Последняя девятая глава (с. 644-690) посвящена кризису в Косове, который стал очередным этапом югославского кризиса (с. 644). По мнению автора, сам ход его урегулирования стал продолжением политики и тактики, опробованной ранее в Хорватии и БиГ. Суть проблемы Косова — в столкновении взаимоисключающих интересов албанцев (отделение от СРЮ и Сербии, а также нежелание признавать государственные институты страны, в которой они живут) и Сербии (сохранение своей территориальной целостности) (с.659). Вмешательство НАТО преследовало совсем иные цели, нежели простое согласование этих интересов. Как считает Е.Ю.Гуськова, Косово было использовано в качестве повода для оккупации СРЮ и дальнейшего расчленения страны (с.666), а также знаменовало собой переход к новой фазе в строительстве системы управления миром (с.674).

В "Заключении" (с.691-695) Е.Ю.Гуськова по пунктам раскладывает применявшуюся на Балканах тактику для более успешной реализации целей НАТО и дает рекомендации российской дипломатии, как избежать повторения югославского сценария на территории нашей страны. Направленность политики НАТО именно против России представляется автору несомненной, а Югославия лишь на десять лет смогла замедлить ее (с.691). Последнее выглядит очень тревожно, так как опыт последних десяти лет показывает, что нельзя одновременно протестовать против расширения НАТО на восток и не делать ничего, чтобы этому реально воспрепятствовать (или делать все, чтобы планы НАТО все-таки осуществились). Хотя, возможно, Россия на самом деле не имеет ничего против расширения НАТО на юг.

Данное исследование прорывает информационную и научную блокаду, разрушает многие уже возникшие стереотипы и показывает югославские события в их истинном свете. К сожалению, "История югославского кризиса (1990-2000)" — это история с продолжением. По чисто техническим причинам в монографию не вошел анализ новой фазы югославского кризиса, которую мы все наблюдали в Македонии в 2001 г. и которая, судя по всему, еще не подощла к концу. Кризис еще не стал в полной мере историей, но является самой живой реальностью. Неблагодарное дело — выступать в роли Кассандры, но Югославию (СРЮ), видимо, ждут дальнейшие испытания и дробление территории. Остается еще достаточно точек приложения активности НАТО (Черногория, Санджак (область на юге Сербии), АК Воеводина).

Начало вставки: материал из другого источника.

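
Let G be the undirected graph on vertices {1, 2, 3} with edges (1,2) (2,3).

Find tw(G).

1

A width-1 tree decomposition is:
Bags: B1 = {1, 2}  B2 = {2, 3}
Tree: B1–B2
Every bag has size at most 2, so the width is 2 − 1 = 1 and tw(G) ≤ 1. Since G has at least one edge (e.g. 1–2), it is not an edgeless graph, so tw(G) ≥ 1. Combining the bounds, tw(G) = 1.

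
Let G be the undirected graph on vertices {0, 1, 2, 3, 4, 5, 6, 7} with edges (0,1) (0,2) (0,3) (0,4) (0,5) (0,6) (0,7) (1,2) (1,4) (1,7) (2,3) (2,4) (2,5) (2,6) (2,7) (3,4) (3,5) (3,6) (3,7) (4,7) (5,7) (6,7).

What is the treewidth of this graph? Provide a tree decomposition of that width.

The largest bag has 5 vertices, giving width 4; this decomposition certifies tw(G) ≤ 4. For the lower bound, the 5 vertices {0, 1, 2, 4, 7} are pairwise adjacent, and any tree decomposition puts a clique entirely inside one bag — forcing width ≥ 4. The upper and lower bounds meet at 4, so that is the treewidth.

Treewidth 4.
One such decomposition:
Bags: B1 = {0, 2, 3, 5, 7}  B2 = {0, 2, 3, 4, 7}  B3 = {0, 1, 2, 4, 7}  B4 = {0, 2, 3, 6, 7}
Tree: B1–B2, B2–B3, B2–B4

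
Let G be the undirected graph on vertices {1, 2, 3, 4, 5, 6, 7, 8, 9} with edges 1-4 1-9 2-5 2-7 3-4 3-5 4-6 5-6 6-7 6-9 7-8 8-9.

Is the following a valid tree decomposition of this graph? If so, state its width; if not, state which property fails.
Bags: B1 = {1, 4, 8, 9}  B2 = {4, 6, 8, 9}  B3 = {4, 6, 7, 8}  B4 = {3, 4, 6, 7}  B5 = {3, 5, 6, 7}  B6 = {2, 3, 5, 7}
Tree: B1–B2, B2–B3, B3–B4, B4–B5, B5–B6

Yes; width 3.

Vertex coverage: the bags together contain {1, 2, 3, 4, 5, 6, 7, 8, 9}, the full vertex set. Edge coverage: each edge of G has both endpoints in at least one bag. Running intersection: for every vertex, the bags containing it form a connected subtree. All three properties hold, so this is a valid tree decomposition of width max|bag| − 1 = 3, and hence tw(G) ≤ 3.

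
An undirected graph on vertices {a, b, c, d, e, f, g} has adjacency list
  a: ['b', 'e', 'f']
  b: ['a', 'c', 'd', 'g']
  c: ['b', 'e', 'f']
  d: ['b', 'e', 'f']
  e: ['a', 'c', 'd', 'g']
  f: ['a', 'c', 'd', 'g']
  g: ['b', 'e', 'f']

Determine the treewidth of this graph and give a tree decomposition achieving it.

Each bag holds 4 vertices, so the decomposition has width 3, which upper-bounds the treewidth. For the lower bound: the 4 vertex sets {b,g}, {d,e}, {f}, {c} are disjoint, each induces a connected subgraph, and every pair is joined by at least one edge of G. Contracting each set to a single vertex therefore yields K_{4} as a minor, and since treewidth is minor-monotone, tw(G) ≥ tw(K_{4}) = 3. Therefore the treewidth is 3.

Treewidth 3.
One optimal decomposition is:
Bags: B1 = {b, e, f, g}  B2 = {b, d, e, f}  B3 = {b, c, e, f}  B4 = {a, b, e, f}
Tree: B1–B2, B2–B3, B3–B4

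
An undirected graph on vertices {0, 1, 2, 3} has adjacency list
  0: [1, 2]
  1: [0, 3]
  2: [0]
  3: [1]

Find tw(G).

A width-1 tree decomposition is:
Bags: B1 = {0, 1}  B2 = {0, 2}  B3 = {1, 3}
Tree: B1–B2, B1–B3
Each bag holds 2 vertices, so the decomposition has width 1, which upper-bounds the treewidth. G has an edge, so its treewidth is at least 1. Therefore the treewidth is 1.

1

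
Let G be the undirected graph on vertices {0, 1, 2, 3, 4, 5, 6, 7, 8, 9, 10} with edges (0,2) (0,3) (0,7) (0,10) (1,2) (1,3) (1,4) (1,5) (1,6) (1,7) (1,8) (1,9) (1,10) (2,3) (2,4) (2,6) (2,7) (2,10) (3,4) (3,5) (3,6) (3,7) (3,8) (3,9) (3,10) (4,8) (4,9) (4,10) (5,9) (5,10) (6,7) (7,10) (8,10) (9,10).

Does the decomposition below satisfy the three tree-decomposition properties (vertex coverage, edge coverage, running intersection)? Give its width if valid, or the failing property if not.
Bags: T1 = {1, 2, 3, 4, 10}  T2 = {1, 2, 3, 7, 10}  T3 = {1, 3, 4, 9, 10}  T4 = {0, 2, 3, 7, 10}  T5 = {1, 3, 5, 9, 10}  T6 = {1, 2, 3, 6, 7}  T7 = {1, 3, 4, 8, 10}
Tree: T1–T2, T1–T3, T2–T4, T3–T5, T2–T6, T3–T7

Yes; width 4.

Vertex coverage: the bags together contain {0, 1, 2, 3, 4, 5, 6, 7, 8, 9, 10}, the full vertex set. Edge coverage: each edge of G has both endpoints in at least one bag. Running intersection: for every vertex, the bags containing it form a connected subtree. All three properties hold, so this is a valid tree decomposition of width max|bag| − 1 = 4, and hence tw(G) ≤ 4.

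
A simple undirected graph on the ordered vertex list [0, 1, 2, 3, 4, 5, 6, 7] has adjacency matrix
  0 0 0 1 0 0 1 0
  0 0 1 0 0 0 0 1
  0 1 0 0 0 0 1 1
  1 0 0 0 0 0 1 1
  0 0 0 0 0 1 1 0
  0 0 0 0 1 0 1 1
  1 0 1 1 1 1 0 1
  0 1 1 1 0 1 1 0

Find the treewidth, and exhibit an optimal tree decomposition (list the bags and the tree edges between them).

The largest bag has 3 vertices, giving width 2; this decomposition certifies tw(G) ≤ 2. On the other hand G contains the 3-clique {1, 2, 7}. A clique must lie in a single bag of any decomposition, so no decomposition can have width below 2. Combining the bounds, tw(G) = 2.

Treewidth 2.
One such decomposition:
Bags: B1 = {3, 6, 7}  B2 = {5, 6, 7}  B3 = {0, 3, 6}  B4 = {2, 6, 7}  B5 = {4, 5, 6}  B6 = {1, 2, 7}
Tree: B1–B2, B1–B3, B2–B4, B2–B5, B4–B6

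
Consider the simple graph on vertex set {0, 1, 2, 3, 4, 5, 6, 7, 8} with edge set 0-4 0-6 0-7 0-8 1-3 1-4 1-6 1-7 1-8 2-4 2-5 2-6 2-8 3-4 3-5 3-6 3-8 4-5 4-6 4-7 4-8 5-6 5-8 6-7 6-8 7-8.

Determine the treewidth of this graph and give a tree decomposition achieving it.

Each bag holds 5 vertices, so the decomposition has width 4, which upper-bounds the treewidth. On the other hand G contains the 5-clique {0, 4, 6, 7, 8}. A clique must lie in a single bag of any decomposition, so no decomposition can have width below 4. Therefore the treewidth is 4.

Treewidth 4.
Bags: B1 = {2, 4, 5, 6, 8}  B2 = {3, 4, 5, 6, 8}  B3 = {1, 3, 4, 6, 8}  B4 = {1, 4, 6, 7, 8}  B5 = {0, 4, 6, 7, 8}
Tree: B1–B2, B2–B3, B3–B4, B4–B5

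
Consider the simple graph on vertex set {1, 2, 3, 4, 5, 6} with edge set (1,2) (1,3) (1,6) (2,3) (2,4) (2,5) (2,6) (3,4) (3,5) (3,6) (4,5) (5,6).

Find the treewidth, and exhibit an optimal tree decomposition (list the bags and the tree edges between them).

The largest bag has 4 vertices, giving width 3; this decomposition certifies tw(G) ≤ 3. On the other hand G contains the 4-clique {1, 2, 3, 6}. A clique must lie in a single bag of any decomposition, so no decomposition can have width below 3. The upper and lower bounds meet at 3, so that is the treewidth.

Treewidth 3.
One such decomposition:
Bags: B1 = {2, 3, 4, 5}  B2 = {2, 3, 5, 6}  B3 = {1, 2, 3, 6}
Tree: B1–B2, B2–B3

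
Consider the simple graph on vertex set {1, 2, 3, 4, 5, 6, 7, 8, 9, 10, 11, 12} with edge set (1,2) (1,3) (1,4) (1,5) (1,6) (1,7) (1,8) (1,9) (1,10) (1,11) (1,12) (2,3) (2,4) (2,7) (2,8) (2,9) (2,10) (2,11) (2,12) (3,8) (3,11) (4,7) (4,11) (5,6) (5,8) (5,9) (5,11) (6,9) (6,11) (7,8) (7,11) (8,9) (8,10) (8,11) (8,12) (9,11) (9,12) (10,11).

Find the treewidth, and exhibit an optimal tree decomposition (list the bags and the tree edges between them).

The largest bag has 5 vertices, giving width 4; this decomposition certifies tw(G) ≤ 4. Conversely, {1, 2, 8, 9, 11} is a clique of size 5, and the vertices of any clique must share a bag in every tree decomposition; so some bag has ≥ 5 vertices and tw(G) ≥ 4. Combining the bounds, tw(G) = 4.

Treewidth 4.
Bags: B1 = {1, 2, 8, 9, 11}  B2 = {1, 5, 8, 9, 11}  B3 = {1, 5, 6, 9, 11}  B4 = {1, 2, 7, 8, 11}  B5 = {1, 2, 4, 7, 11}  B6 = {1, 2, 8, 10, 11}  B7 = {1, 2, 3, 8, 11}  B8 = {1, 2, 8, 9, 12}
Tree: B1–B2, B2–B3, B1–B4, B4–B5, B4–B6, B1–B7, B1–B8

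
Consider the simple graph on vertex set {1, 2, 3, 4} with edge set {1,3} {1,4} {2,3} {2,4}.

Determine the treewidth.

A width-2 tree decomposition is:
Bags: B1 = {2, 3, 4}  B2 = {1, 3, 4}
Tree: B1–B2
The largest bag has 3 vertices, giving width 2; this decomposition certifies tw(G) ≤ 2. The edges 3–2–4–1–3 form a cycle, so G is not a tree and its treewidth is at least 2. Combining the bounds, tw(G) = 2.

2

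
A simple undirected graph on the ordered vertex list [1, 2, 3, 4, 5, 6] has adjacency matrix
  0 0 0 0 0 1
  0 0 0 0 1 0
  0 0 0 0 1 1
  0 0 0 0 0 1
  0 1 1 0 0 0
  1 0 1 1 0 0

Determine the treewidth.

1

A width-1 tree decomposition is:
Bags: B1 = {3, 6}  B2 = {3, 5}  B3 = {2, 5}  B4 = {4, 6}  B5 = {1, 6}
Tree: B1–B2, B2–B3, B1–B4, B4–B5
The largest bag has 2 vertices, giving width 1; this decomposition certifies tw(G) ≤ 1. Any graph with an edge has treewidth ≥ 1, and G has the edge 6–3. Hence tw(G) = 1 exactly.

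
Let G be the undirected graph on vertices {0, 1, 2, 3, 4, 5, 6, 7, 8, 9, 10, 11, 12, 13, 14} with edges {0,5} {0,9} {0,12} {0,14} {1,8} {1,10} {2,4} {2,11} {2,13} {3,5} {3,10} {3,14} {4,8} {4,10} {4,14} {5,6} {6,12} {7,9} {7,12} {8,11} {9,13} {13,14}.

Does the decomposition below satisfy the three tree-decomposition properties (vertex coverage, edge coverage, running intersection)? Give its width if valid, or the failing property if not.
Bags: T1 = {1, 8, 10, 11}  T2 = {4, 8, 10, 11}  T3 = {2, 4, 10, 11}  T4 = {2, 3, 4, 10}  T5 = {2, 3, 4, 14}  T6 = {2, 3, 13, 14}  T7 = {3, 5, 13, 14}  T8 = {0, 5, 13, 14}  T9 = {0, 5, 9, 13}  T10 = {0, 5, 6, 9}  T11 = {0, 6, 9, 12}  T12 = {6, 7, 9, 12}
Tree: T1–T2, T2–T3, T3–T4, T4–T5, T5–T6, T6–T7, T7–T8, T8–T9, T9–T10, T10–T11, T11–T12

Yes; width 3.

Vertex coverage: the bags together contain {0, 1, 2, 3, 4, 5, 6, 7, 8, 9, 10, 11, 12, 13, 14}, the full vertex set. Edge coverage: each edge of G has both endpoints in at least one bag. Running intersection: for every vertex, the bags containing it form a connected subtree. All three properties hold, so this is a valid tree decomposition of width max|bag| − 1 = 3, and hence tw(G) ≤ 3.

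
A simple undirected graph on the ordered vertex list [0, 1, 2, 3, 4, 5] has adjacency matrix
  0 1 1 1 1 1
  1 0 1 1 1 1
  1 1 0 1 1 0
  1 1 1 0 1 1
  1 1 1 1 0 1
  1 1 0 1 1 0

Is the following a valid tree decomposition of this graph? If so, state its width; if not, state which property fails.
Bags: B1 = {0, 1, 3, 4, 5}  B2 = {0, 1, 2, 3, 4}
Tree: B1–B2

Yes; width 4.

Every vertex of G appears in some bag (union = {0, 1, 2, 3, 4, 5}); every edge is covered by a bag; and for each vertex v the set of bags containing v is connected in the bag tree. The decomposition is therefore valid. The largest bag has 5 vertices, so the width is 4.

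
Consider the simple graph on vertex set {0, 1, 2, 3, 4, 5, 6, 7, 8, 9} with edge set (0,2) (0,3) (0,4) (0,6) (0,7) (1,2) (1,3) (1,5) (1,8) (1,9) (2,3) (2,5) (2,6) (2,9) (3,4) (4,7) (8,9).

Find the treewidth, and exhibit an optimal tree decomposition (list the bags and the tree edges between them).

Treewidth 2.
Bags: B1 = {1, 2, 3}  B2 = {1, 2, 9}  B3 = {0, 2, 3}  B4 = {0, 3, 4}  B5 = {0, 4, 7}  B6 = {0, 2, 6}  B7 = {1, 2, 5}  B8 = {1, 8, 9}
Tree: B1–B2, B1–B3, B3–B4, B4–B5, B3–B6, B1–B7, B2–B8

Every bag has size at most 3, so the width is 3 − 1 = 2 and tw(G) ≤ 2. On the other hand G contains the 3-clique {1, 8, 9}. A clique must lie in a single bag of any decomposition, so no decomposition can have width below 2. Hence tw(G) = 2 exactly.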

И последнее. Всей этой истории могло бы и не быть, если бы не распад Советского Союза в 1991 г. и последовавший за этим событием разрыв с лучшими традициями российской и советской внешней политики. Именно обращение сербов к собственным традициям, в том числе и к традиционным для нее отношениям с Россией, и явилось причиной их неприятия модернизированным Западом. Страна без исторических традиций — это больная страна. Чтобы ее вылечить, требуются усиленные меры и квалифицированные доктора. Будем надеяться, что рецензируемая книга станет тем самым рецептом, следование которому приведет к выздоровлению нашего многострадального Отечества.